IK Aalborg Chang won their play-off match, refereed by Sophus Petersen of Horsens, against Randers SK Chang and retained its Mesterskabsrække spot for the next season, but the reserve team of Horsens FS lost against Kolding BK, replacing each other in the regional top-flight league and second tier division. Kolding Boldklub had secured the overall 1926–27 JBUs A-række Football Championship by winning the final match against Randers Sportsklub Chang on 29 May 1927. The promotion/relegation play-off matches were contested at Randers Stadium and at a neutral venue in Vejle Idrætspark on 12 June 1927.

12 June 1927
Randers SK Chang 1-7 IK Aalborg Chang
  Randers SK Chang: H. Broberg
  IK Aalborg Chang: Oscar Jensen 11', Kaj "Mester" Eriksen 18', Jens Anker Arentoft, Baldus Buus, K. E. Christiansen
12 June 1927
Horsens FS (reserves) 1-3 Kolding BK
  Horsens FS (reserves): Viggo Mellerup
  Kolding BK: ? Knudsen 25', ? Ravn

==Play-off for Danmarksmesterskabsturneringen==
The two runners-up in the league's northern group, Aarhus GF and the 1926 defending cup champions Aalborg BK, faced each other in a qualifier for a spot among the four Jutland FA participants in the 1927–28 Danmarksmesterskabsturneringen due to finishing the season with the same number of points.
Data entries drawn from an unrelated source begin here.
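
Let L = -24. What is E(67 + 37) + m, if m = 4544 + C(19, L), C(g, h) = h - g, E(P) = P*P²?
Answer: 1129365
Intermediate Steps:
E(P) = P³
m = 4501 (m = 4544 + (-24 - 1*19) = 4544 + (-24 - 19) = 4544 - 43 = 4501)
E(67 + 37) + m = (67 + 37)³ + 4501 = 104³ + 4501 = 1124864 + 4501 = 1129365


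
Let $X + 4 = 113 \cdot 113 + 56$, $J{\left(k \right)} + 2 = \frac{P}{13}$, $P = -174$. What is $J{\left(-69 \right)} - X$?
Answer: $- \frac{166873}{13} \approx -12836.0$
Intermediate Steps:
$J{\left(k \right)} = - \frac{200}{13}$ ($J{\left(k \right)} = -2 - \frac{174}{13} = - \frac{200}{13}$)
$X = 12821$ ($X = -4 + \left(113 \cdot 113 + 56\right) = -4 + \left(12769 + 56\right) = -4 + 12825 = 12821$)
$J{\left(-69 \right)} - X = - \frac{200}{13} - 12821 = - \frac{166873}{13}$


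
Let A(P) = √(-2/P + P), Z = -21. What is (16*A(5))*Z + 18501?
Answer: 18501 - 336*√115/5 ≈ 17780.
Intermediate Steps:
A(P) = √(P - 2/P)
(16*A(5))*Z + 18501 = (16*√(5 - 2/5))*(-21) + 18501 = (16*√(5 - 2*⅕))*(-21) + 18501 = (16*√(5 - ⅖))*(-21) + 18501 = (16*√(23/5))*(-21) + 18501 = (16*(√115/5))*(-21) + 18501 = (16*√115/5)*(-21) + 18501 = -336*√115/5 + 18501 = 18501 - 336*√115/5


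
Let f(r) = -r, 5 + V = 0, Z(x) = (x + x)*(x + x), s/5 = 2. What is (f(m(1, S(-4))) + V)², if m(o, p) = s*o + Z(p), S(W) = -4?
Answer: 6241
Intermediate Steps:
s = 10 (s = 5*2 = 10)
Z(x) = 4*x² (Z(x) = (2*x)*(2*x) = 4*x²)
m(o, p) = 4*p² + 10*o (m(o, p) = 10*o + 4*p² = 4*p² + 10*o)
V = -5 (V = -5 + 0 = -5)
(f(m(1, S(-4))) + V)² = (-(4*(-4)² + 10*1) - 5)² = (-(4*16 + 10) - 5)² = (-(64 + 10) - 5)² = (-1*74 - 5)² = (-74 - 5)² = (-79)² = 6241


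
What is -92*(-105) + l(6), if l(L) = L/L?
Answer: 9661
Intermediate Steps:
l(L) = 1
-92*(-105) + l(6) = -92*(-105) + 1 = 9660 + 1 = 9661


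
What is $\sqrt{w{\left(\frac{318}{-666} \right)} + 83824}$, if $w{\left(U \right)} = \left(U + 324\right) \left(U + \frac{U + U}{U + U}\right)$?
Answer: $\frac{\sqrt{1034878342}}{111} \approx 289.82$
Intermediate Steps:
$w{\left(U \right)} = \left(1 + U\right) \left(324 + U\right)$ ($w{\left(U \right)} = \left(324 + U\right) \left(U + \frac{2 U}{2 U}\right) = \left(324 + U\right) \left(U + 2 U \frac{1}{2 U}\right) = \left(324 + U\right) \left(U + 1\right) = \left(324 + U\right) \left(1 + U\right) = \left(1 + U\right) \left(324 + U\right)$)
$\sqrt{w{\left(\frac{318}{-666} \right)} + 83824} = \sqrt{\left(324 + \left(\frac{318}{-666}\right)^{2} + 325 \frac{318}{-666}\right) + 83824} = \sqrt{\left(324 + \left(318 \left(- \frac{1}{666}\right)\right)^{2} + 325 \cdot 318 \left(- \frac{1}{666}\right)\right) + 83824} = \sqrt{\left(324 + \left(- \frac{53}{111}\right)^{2} + 325 \left(- \frac{53}{111}\right)\right) + 83824} = \sqrt{\left(324 + \frac{2809}{12321} - \frac{17225}{111}\right) + 83824} = \sqrt{\frac{2082838}{12321} + 83824} = \sqrt{\frac{1034878342}{12321}} = \frac{\sqrt{1034878342}}{111}$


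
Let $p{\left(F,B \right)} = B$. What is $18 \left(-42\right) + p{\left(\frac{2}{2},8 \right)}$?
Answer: $-748$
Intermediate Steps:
$18 \left(-42\right) + p{\left(\frac{2}{2},8 \right)} = 18 \left(-42\right) + 8 = -756 + 8 = -748$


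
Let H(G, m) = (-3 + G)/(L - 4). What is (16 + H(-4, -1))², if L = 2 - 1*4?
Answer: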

The play-off game was refereed by Sophus Hansen (affiliated with BK Frem), attended by 1,500 spectators at Randers Stadium and was won by Aarhus GF. The Danish FA had predetermined that the play-off winner would play in the tournament's group 2.

21 August 1927
Aarhus GF 4-2 Aalborg BK
  Aarhus GF: Thorkild Jørgensen 11', 29', 53', Frimodt Jørgensen 69'
  Aalborg BK: Kaj Mølback 40', Søren Andersen 72' (pen.)